Écoutez, je pense qu'ils le font déjà, qu'ils relaient également notre souhait de voir les chrétiens dotés des mêmes moyens pour se défendre contre ces actes, qu'ils soient derrière nous. Mais je pense qu'ils le sont. Non, je n'attends rien de particulier d'eux. Je pense qu'aujourd'hui, c'est aux politiques de reprendre la main sur ces sujets et puis de faire en sorte que chaque croyant dans notre pays puisse exercer sa foi dans les meilleures conditions.
Sylviane Noël, dernière question sur un autre sujet. Vous siégez donc au Sénat. La loi sur la fin de vie devait arriver au Sénat, vote solennel, le 7 octobre.
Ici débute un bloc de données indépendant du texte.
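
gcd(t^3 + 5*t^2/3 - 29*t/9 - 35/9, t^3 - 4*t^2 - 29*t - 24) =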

On dit qu'avec le gouvernement, cette loi pour le calendrier législatif devrait être chamboulée. Dans votre conviction, selon votre analyse, est-ce que le 7 octobre, la loi fin de vie arrivera au Sénat ?
Non, je peux me tromper, mais compte tenu des événements, on nous annonce un gouvernement seulement ce week-end. Il y aura ensuite une petite période de mise en place, la déclaration de politique générale. Et puis, derrière le budget et l'absolue priorité, on a déjà perdu quasiment trois semaines dans le calendrier parlementaire. Je ne vois pas comment un texte aussi massif que celui sur la fin de vie qui va nécessiter plusieurs jours d'examen pourrait venir dans ce calendrier déjà très bousculé. Donc non, je ne crois pas du tout en l'examen de ce texte avant la fin de cette année. C'est une évidence.
Merci beaucoup, en tout cas, ce matin, d'être venu nous expliciter cette tribune. Donc, vous co-signez avec 85 autres sénateurs, tribunes sur les actes antichrétiens publiés chez notre confrère, le site Boulevard Voltaire. Je rappelle que vous êtes sénatrice Les Républicains de Haute-Savoie. Merci beaucoup, Sylviane Noël, d'être venue sur notre antenne ce matin. Dans trois minutes, le journal de Radio Vatican présenté par Alexandra Sirgan avec à la une ce matin l'intervention de Mgr Gallagher à la tribune des Nations Unies.